Ratepayers are already paying into an accrual fund for disruptions. The damage can sometimes exceed reserves, such as last year in Mississippi, when Entergy asked for a rate increase to cover storm damage.

In Arkansas in 2000, the method of covering Entergy's costs for ice storm cleanup became the subject of some dispute. The Entergy/state plan used accumulated rate overcharges to pay for the cleanup. Some customers wanted to amortize the costs over 10 years in rates. In Louisiana, bond issues were floated (paid off by customer bills) to cover massive hurricane costs over time.

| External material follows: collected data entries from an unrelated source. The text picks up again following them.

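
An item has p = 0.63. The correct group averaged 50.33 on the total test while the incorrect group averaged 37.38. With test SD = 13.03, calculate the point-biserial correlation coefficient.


q = 1 - p = 0.37
rpb = ((M1 - M0) / SD) * sqrt(p * q)
rpb = ((50.33 - 37.38) / 13.03) * sqrt(0.63 * 0.37)
rpb = 0.4798

0.4798


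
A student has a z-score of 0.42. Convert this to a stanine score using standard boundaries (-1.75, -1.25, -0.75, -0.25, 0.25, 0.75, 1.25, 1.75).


Stanine boundaries: [-1.75, -1.25, -0.75, -0.25, 0.25, 0.75, 1.25, 1.75]
z = 0.42
Check each boundary:
  z >= -1.75 -> could be stanine 2
  z >= -1.25 -> could be stanine 3
  z >= -0.75 -> could be stanine 4
  z >= -0.25 -> could be stanine 5
  z >= 0.25 -> could be stanine 6
  z < 0.75
  z < 1.25
  z < 1.75
Highest qualifying boundary gives stanine = 6

6


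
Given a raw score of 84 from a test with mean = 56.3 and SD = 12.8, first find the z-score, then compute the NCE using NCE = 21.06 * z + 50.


z = (X - mean) / SD = (84 - 56.3) / 12.8
z = 27.7 / 12.8
z = 2.1641
NCE = NCE = 21.06z + 50
Carry z at full precision (z = 27.7 / 12.8) into the conversion:
NCE = 21.06 * (27.7 / 12.8) + 50 = 583.362 / 12.8 + 50
NCE = 45.5752 + 50
NCE = 95.5752

95.5752


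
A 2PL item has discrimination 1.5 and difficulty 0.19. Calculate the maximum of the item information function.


For 2PL, max info at theta = b = 0.19
I_max = a^2 / 4 = 1.5^2 / 4
= 2.25 / 4
I_max = 0.5625

0.5625


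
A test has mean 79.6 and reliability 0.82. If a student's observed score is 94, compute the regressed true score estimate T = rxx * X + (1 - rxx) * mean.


T_est = rxx * X + (1 - rxx) * mean
T_est = 0.82 * 94 + 0.18 * 79.6
T_est = 77.08 + 14.328
T_est = 91.408

91.408


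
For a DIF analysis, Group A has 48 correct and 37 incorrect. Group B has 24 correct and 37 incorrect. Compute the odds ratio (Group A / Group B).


Odds_A = 48/37 = 1.2973
Odds_B = 24/37 = 0.6486
OR = Odds_A / Odds_B = 1.2973 / 0.6486
Exactly, OR = (48 * 37) / (37 * 24) = 1776 / 888
OR = 2.0

2.0


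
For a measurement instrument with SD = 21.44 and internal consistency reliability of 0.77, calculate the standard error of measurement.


SEM = SD * sqrt(1 - rxx)
SEM = 21.44 * sqrt(1 - 0.77)
SEM = 21.44 * sqrt(0.23) = 21.44 * 0.479583
SEM = 10.2823

10.2823


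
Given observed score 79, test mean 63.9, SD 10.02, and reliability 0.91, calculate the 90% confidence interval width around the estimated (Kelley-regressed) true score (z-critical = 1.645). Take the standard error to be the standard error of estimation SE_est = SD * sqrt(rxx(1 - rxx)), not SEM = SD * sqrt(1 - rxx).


True score estimate = 0.91*79 + 0.09*63.9 = 77.641
SE_est = SD * sqrt(rxx * (1 - rxx)) = 10.02 * sqrt(0.91 * 0.09) = 10.02 * sqrt(0.0819) = 2.867541
CI = T_est +/- z * SE_est, so width = 2 * z * SE_est = 2 * 1.645 * 2.867541
Width = 9.4342

9.4342


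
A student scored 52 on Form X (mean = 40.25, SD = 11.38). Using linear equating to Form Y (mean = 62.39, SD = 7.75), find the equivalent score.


slope = SD_Y / SD_X = 7.75 / 11.38 ~ 0.681
intercept = mean_Y - slope * mean_X = 62.39 - (7.75 / 11.38) * 40.25 ~ 34.979
Y = slope * X + intercept. To avoid rounding drift from the rounded slope/intercept, evaluate the equivalent form Y = mean_Y + SD_Y * (X - mean_X) / SD_X at full precision:
Y = 62.39 + 7.75 * (52 - 40.25) / 11.38
Y = 62.39 + 7.75 * 11.75 / 11.38
Y = 62.39 + 91.0625 / 11.38
Y = 62.39 + 8.002
Y = 70.392

70.392


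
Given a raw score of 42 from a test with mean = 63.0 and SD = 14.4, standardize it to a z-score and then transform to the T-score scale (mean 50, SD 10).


z = (X - mean) / SD = (42 - 63.0) / 14.4
z = -21.0 / 14.4
z = -1.4583
T-score = T = 50 + 10z
Carry z at full precision (z = -21.0 / 14.4) into the conversion:
T-score = 50 + 10 * (-21.0 / 14.4) = 50 + -210 / 14.4
T-score = 50 + -14.5833
T-score = 35.4167

35.4167


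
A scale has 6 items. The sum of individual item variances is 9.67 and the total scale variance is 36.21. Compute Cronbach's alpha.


alpha = (k/(k-1)) * (1 - sum(si^2)/s_total^2)
= (6/5) * (1 - 9.67/36.21)
alpha = 0.8795

0.8795


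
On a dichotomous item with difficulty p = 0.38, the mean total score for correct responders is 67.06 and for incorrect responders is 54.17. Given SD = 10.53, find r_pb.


q = 1 - p = 0.62
rpb = ((M1 - M0) / SD) * sqrt(p * q)
rpb = ((67.06 - 54.17) / 10.53) * sqrt(0.38 * 0.62)
rpb = 0.5942

0.5942


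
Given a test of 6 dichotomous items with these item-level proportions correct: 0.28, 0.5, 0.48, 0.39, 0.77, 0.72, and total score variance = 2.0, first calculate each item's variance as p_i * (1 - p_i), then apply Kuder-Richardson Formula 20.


For each item, compute p_i * q_i:
  Item 1: 0.28 * 0.72 = 0.2016
  Item 2: 0.5 * 0.5 = 0.25
  Item 3: 0.48 * 0.52 = 0.2496
  Item 4: 0.39 * 0.61 = 0.2379
  Item 5: 0.77 * 0.23 = 0.1771
  Item 6: 0.72 * 0.28 = 0.2016
Sum(p_i * q_i) = 0.2016 + 0.25 + 0.2496 + 0.2379 + 0.1771 + 0.2016 = 1.3178
KR-20 = (k/(k-1)) * (1 - Sum(p_i*q_i) / Var_total)
= (6/5) * (1 - 1.3178/2.0)
= 1.2 * 0.3411
KR-20 = 0.4093

0.4093


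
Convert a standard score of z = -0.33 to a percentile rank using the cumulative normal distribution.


CDF(z) = 0.5 * (1 + erf(z/sqrt(2)))
erf(-0.2333) = -0.2586
CDF = 0.3707
Percentile rank = 0.3707 * 100 = 37.07

37.07


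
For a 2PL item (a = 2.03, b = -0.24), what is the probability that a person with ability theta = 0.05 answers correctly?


a*(theta - b) = 2.03 * (0.05 - -0.24) = 0.5887
exp(-0.5887) = 0.555
P = 1 / (1 + 0.555)
P = 0.6431

0.6431


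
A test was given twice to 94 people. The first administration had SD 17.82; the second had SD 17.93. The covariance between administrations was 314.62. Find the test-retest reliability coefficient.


r = cov(X,Y) / (SD_X * SD_Y)
r = 314.62 / (17.82 * 17.93)
r = 314.62 / 319.5126
r = 0.9847

0.9847


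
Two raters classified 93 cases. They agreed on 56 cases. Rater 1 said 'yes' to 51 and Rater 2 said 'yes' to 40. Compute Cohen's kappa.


P_o = 56/93 = 0.602151
P_e = (51*40 + 42*53) / 8649 = 0.493236
kappa = (P_o - P_e) / (1 - P_e)
kappa = (0.602151 - 0.493236) / (1 - 0.493236)
kappa = 0.2149

0.2149


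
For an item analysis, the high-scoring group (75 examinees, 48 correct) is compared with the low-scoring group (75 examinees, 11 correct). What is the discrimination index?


p_upper = 48/75 = 0.64
p_lower = 11/75 = 0.1467
D = 0.64 - 0.1467 = 0.4933

0.4933


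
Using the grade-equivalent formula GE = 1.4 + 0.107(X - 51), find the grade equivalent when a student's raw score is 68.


raw - median = 68 - 51 = 17
slope * diff = 0.107 * 17 = 1.819
GE = 1.4 + 1.819
GE = 3.219

3.219


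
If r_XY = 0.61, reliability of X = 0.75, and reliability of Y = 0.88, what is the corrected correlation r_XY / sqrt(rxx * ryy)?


r_corrected = rxy / sqrt(rxx * ryy)
= 0.61 / sqrt(0.75 * 0.88)
= 0.61 / sqrt(0.66)
= 0.61 / 0.812404
r_corrected = 0.7509

0.7509


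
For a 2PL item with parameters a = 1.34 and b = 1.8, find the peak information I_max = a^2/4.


For 2PL, max info at theta = b = 1.8
I_max = a^2 / 4 = 1.34^2 / 4
= 1.7956 / 4
I_max = 0.4489

0.4489


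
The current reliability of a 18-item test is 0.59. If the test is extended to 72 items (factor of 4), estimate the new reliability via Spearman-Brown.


r_new = (n * rxx) / (1 + (n-1) * rxx)
r_new = (4 * 0.59) / (1 + 3 * 0.59)
r_new = 2.36 / 2.77
r_new = 0.852

0.852


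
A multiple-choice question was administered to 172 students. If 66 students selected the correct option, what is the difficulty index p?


Item difficulty p = number correct / total examinees
p = 66 / 172
p = 0.3837

0.3837


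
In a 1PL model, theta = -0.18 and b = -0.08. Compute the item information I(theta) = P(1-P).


P = 1/(1+exp(-(-0.18--0.08))) = 0.475
I = P*(1-P) = 0.475 * 0.525
I = 0.2494

0.2494


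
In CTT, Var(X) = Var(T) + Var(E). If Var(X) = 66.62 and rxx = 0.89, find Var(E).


var_true = rxx * var_obs = 0.89 * 66.62 = 59.2918
var_error = var_obs - var_true
var_error = 66.62 - 59.2918
var_error = 7.3282

7.3282


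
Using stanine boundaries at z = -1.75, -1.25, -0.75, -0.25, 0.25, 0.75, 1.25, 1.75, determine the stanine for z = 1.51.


Stanine boundaries: [-1.75, -1.25, -0.75, -0.25, 0.25, 0.75, 1.25, 1.75]
z = 1.51
Check each boundary:
  z >= -1.75 -> could be stanine 2
  z >= -1.25 -> could be stanine 3
  z >= -0.75 -> could be stanine 4
  z >= -0.25 -> could be stanine 5
  z >= 0.25 -> could be stanine 6
  z >= 0.75 -> could be stanine 7
  z >= 1.25 -> could be stanine 8
  z < 1.75
Highest qualifying boundary gives stanine = 8

8


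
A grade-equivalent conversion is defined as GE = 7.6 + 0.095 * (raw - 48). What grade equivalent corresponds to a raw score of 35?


raw - median = 35 - 48 = -13
slope * diff = 0.095 * -13 = -1.235
GE = 7.6 + -1.235
GE = 6.365

6.365


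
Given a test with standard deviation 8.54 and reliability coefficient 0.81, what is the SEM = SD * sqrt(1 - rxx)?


SEM = SD * sqrt(1 - rxx)
SEM = 8.54 * sqrt(1 - 0.81)
SEM = 8.54 * sqrt(0.19) = 8.54 * 0.43589
SEM = 3.7225

3.7225


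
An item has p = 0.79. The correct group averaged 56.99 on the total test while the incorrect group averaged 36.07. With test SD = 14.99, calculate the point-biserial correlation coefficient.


q = 1 - p = 0.21
rpb = ((M1 - M0) / SD) * sqrt(p * q)
rpb = ((56.99 - 36.07) / 14.99) * sqrt(0.79 * 0.21)
rpb = 0.5684

0.5684


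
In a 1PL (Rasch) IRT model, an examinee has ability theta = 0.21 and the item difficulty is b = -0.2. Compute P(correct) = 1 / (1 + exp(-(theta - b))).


theta - b = 0.21 - -0.2 = 0.41
exp(-(theta - b)) = exp(-0.41) = 0.6637
P = 1 / (1 + 0.6637)
P = 0.6011

0.6011


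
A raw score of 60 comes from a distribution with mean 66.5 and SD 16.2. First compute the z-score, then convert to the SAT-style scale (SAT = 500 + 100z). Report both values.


z = (X - mean) / SD = (60 - 66.5) / 16.2
z = -6.5 / 16.2
z = -0.4012
SAT-scale = SAT = 500 + 100z
Carry z at full precision (z = -6.5 / 16.2) into the conversion:
SAT-scale = 500 + 100 * (-6.5 / 16.2) = 500 + -650 / 16.2
SAT-scale = 500 + -40.1235
SAT-scale = 459.8765

459.8765


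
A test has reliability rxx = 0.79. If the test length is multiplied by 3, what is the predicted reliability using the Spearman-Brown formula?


r_new = (n * rxx) / (1 + (n-1) * rxx)
r_new = (3 * 0.79) / (1 + 2 * 0.79)
r_new = 2.37 / 2.58
r_new = 0.9186

0.9186


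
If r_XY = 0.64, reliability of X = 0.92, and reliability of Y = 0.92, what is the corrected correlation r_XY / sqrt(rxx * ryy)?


r_corrected = rxy / sqrt(rxx * ryy)
= 0.64 / sqrt(0.92 * 0.92)
= 0.64 / sqrt(0.8464)
= 0.64 / 0.92
r_corrected = 0.6957

0.6957


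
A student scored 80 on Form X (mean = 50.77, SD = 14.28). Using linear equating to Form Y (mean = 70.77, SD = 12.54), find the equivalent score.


slope = SD_Y / SD_X = 12.54 / 14.28 ~ 0.8782
intercept = mean_Y - slope * mean_X = 70.77 - (12.54 / 14.28) * 50.77 ~ 26.1863
Y = slope * X + intercept. To avoid rounding drift from the rounded slope/intercept, evaluate the equivalent form Y = mean_Y + SD_Y * (X - mean_X) / SD_X at full precision:
Y = 70.77 + 12.54 * (80 - 50.77) / 14.28
Y = 70.77 + 12.54 * 29.23 / 14.28
Y = 70.77 + 366.5442 / 14.28
Y = 70.77 + 25.6684
Y = 96.4384

96.4384


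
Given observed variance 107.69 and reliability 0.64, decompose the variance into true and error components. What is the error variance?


var_true = rxx * var_obs = 0.64 * 107.69 = 68.9216
var_error = var_obs - var_true
var_error = 107.69 - 68.9216
var_error = 38.7684

38.7684


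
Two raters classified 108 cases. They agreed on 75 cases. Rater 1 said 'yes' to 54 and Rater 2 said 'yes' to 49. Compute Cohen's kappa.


P_o = 75/108 = 0.694444
P_e = (54*49 + 54*59) / 11664 = 0.5
kappa = (P_o - P_e) / (1 - P_e)
kappa = (0.694444 - 0.5) / (1 - 0.5)
kappa = 0.3889

0.3889


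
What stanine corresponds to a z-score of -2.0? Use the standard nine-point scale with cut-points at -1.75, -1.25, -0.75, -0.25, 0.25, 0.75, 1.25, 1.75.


Stanine boundaries: [-1.75, -1.25, -0.75, -0.25, 0.25, 0.75, 1.25, 1.75]
z = -2.0
Check each boundary:
  z < -1.75
  z < -1.25
  z < -0.75
  z < -0.25
  z < 0.25
  z < 0.75
  z < 1.25
  z < 1.75
Highest qualifying boundary gives stanine = 1

1


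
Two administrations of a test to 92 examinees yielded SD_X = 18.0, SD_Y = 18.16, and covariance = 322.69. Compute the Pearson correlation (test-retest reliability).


r = cov(X,Y) / (SD_X * SD_Y)
r = 322.69 / (18.0 * 18.16)
r = 322.69 / 326.88
r = 0.9872

0.9872


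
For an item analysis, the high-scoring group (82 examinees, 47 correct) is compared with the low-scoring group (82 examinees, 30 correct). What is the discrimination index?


p_upper = 47/82 = 0.5732
p_lower = 30/82 = 0.3659
D = 0.5732 - 0.3659 = 0.2073

0.2073


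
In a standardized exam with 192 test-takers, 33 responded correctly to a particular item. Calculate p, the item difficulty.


Item difficulty p = number correct / total examinees
p = 33 / 192
p = 0.1719

0.1719


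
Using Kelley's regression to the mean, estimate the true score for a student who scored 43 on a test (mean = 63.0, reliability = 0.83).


T_est = rxx * X + (1 - rxx) * mean
T_est = 0.83 * 43 + 0.17 * 63.0
T_est = 35.69 + 10.71
T_est = 46.4

46.4


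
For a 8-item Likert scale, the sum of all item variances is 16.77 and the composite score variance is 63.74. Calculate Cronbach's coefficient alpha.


alpha = (k/(k-1)) * (1 - sum(si^2)/s_total^2)
= (8/7) * (1 - 16.77/63.74)
alpha = 0.8422

0.8422


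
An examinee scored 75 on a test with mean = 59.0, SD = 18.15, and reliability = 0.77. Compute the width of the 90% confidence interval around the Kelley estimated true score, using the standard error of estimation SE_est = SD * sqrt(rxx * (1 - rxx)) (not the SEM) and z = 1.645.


True score estimate = 0.77*75 + 0.23*59.0 = 71.32
SE_est = SD * sqrt(rxx * (1 - rxx)) = 18.15 * sqrt(0.77 * 0.23) = 18.15 * sqrt(0.1771) = 7.63811
CI = T_est +/- z * SE_est, so width = 2 * z * SE_est = 2 * 1.645 * 7.63811
Width = 25.1294

25.1294


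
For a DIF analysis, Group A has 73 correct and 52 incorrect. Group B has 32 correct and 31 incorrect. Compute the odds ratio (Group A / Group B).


Odds_A = 73/52 = 1.4038
Odds_B = 32/31 = 1.0323
OR = Odds_A / Odds_B = 1.4038 / 1.0323
Exactly, OR = (73 * 31) / (52 * 32) = 2263 / 1664
OR = 1.36

1.36


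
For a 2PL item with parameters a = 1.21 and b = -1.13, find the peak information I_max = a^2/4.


For 2PL, max info at theta = b = -1.13
I_max = a^2 / 4 = 1.21^2 / 4
= 1.4641 / 4
I_max = 0.366

0.366


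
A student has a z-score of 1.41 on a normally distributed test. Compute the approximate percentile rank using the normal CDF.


CDF(z) = 0.5 * (1 + erf(z/sqrt(2)))
erf(0.997) = 0.8415
CDF = 0.9207
Percentile rank = 0.9207 * 100 = 92.07

92.07


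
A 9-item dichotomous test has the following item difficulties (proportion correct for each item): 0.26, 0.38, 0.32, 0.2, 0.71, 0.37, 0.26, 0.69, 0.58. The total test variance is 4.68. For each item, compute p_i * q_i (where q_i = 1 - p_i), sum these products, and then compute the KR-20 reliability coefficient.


For each item, compute p_i * q_i:
  Item 1: 0.26 * 0.74 = 0.1924
  Item 2: 0.38 * 0.62 = 0.2356
  Item 3: 0.32 * 0.68 = 0.2176
  Item 4: 0.2 * 0.8 = 0.16
  Item 5: 0.71 * 0.29 = 0.2059
  Item 6: 0.37 * 0.63 = 0.2331
  Item 7: 0.26 * 0.74 = 0.1924
  Item 8: 0.69 * 0.31 = 0.2139
  Item 9: 0.58 * 0.42 = 0.2436
Sum(p_i * q_i) = 0.1924 + 0.2356 + 0.2176 + 0.16 + 0.2059 + 0.2331 + 0.1924 + 0.2139 + 0.2436 = 1.8945
KR-20 = (k/(k-1)) * (1 - Sum(p_i*q_i) / Var_total)
= (9/8) * (1 - 1.8945/4.68)
= 1.125 * 0.5952
KR-20 = 0.6696

0.6696


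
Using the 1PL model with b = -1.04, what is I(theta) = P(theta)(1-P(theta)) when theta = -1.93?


P = 1/(1+exp(-(-1.93--1.04))) = 0.2911
I = P*(1-P) = 0.2911 * 0.7089
I = 0.2064

0.2064


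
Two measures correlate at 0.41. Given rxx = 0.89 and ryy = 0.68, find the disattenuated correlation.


r_corrected = rxy / sqrt(rxx * ryy)
= 0.41 / sqrt(0.89 * 0.68)
= 0.41 / sqrt(0.6052)
= 0.41 / 0.777946
r_corrected = 0.527

0.527


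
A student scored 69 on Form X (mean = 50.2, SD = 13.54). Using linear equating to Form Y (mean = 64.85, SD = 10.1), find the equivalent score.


slope = SD_Y / SD_X = 10.1 / 13.54 ~ 0.7459
intercept = mean_Y - slope * mean_X = 64.85 - (10.1 / 13.54) * 50.2 ~ 27.4039
Y = slope * X + intercept. To avoid rounding drift from the rounded slope/intercept, evaluate the equivalent form Y = mean_Y + SD_Y * (X - mean_X) / SD_X at full precision:
Y = 64.85 + 10.1 * (69 - 50.2) / 13.54
Y = 64.85 + 10.1 * 18.8 / 13.54
Y = 64.85 + 189.88 / 13.54
Y = 64.85 + 14.0236
Y = 78.8736

78.8736


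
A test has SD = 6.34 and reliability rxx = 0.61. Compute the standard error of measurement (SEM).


SEM = SD * sqrt(1 - rxx)
SEM = 6.34 * sqrt(1 - 0.61)
SEM = 6.34 * sqrt(0.39) = 6.34 * 0.6245
SEM = 3.9593

3.9593


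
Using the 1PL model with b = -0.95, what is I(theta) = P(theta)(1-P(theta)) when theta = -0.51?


P = 1/(1+exp(-(-0.51--0.95))) = 0.6083
I = P*(1-P) = 0.6083 * 0.3917
I = 0.2383

0.2383


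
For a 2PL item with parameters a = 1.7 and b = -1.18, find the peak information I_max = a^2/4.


For 2PL, max info at theta = b = -1.18
I_max = a^2 / 4 = 1.7^2 / 4
= 2.89 / 4
I_max = 0.7225

0.7225


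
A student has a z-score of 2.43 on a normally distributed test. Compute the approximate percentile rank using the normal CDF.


CDF(z) = 0.5 * (1 + erf(z/sqrt(2)))
erf(1.7183) = 0.9849
CDF = 0.9925
Percentile rank = 0.9925 * 100 = 99.25

99.25


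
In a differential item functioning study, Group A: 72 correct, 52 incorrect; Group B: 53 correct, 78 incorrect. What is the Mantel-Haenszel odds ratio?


Odds_A = 72/52 = 1.3846
Odds_B = 53/78 = 0.6795
OR = Odds_A / Odds_B = 1.3846 / 0.6795
Exactly, OR = (72 * 78) / (52 * 53) = 5616 / 2756
OR = 2.0377

2.0377


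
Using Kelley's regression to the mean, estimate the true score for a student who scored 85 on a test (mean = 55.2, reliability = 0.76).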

This is just a reminder: The repair work isn't charity or a permanent Entergy freebie. When the lights come on, we all appreciate the 16-hour days that linemen are putting in to restore power. But they are being paid for the overtime (plus significant expenses for out-of-state crews) and ratepayers will foot the bill, sooner or later. That's fair, given our expectations for reliable utility service as a living essential. But it's also worth remembering that unregulated businesses that don't operate as monopolies under state oversight don't have the same fallback when catastrophic events befall them. They can't always pass along unexpected costs to customers because they have competition who might not have been affected by the same catastrophe.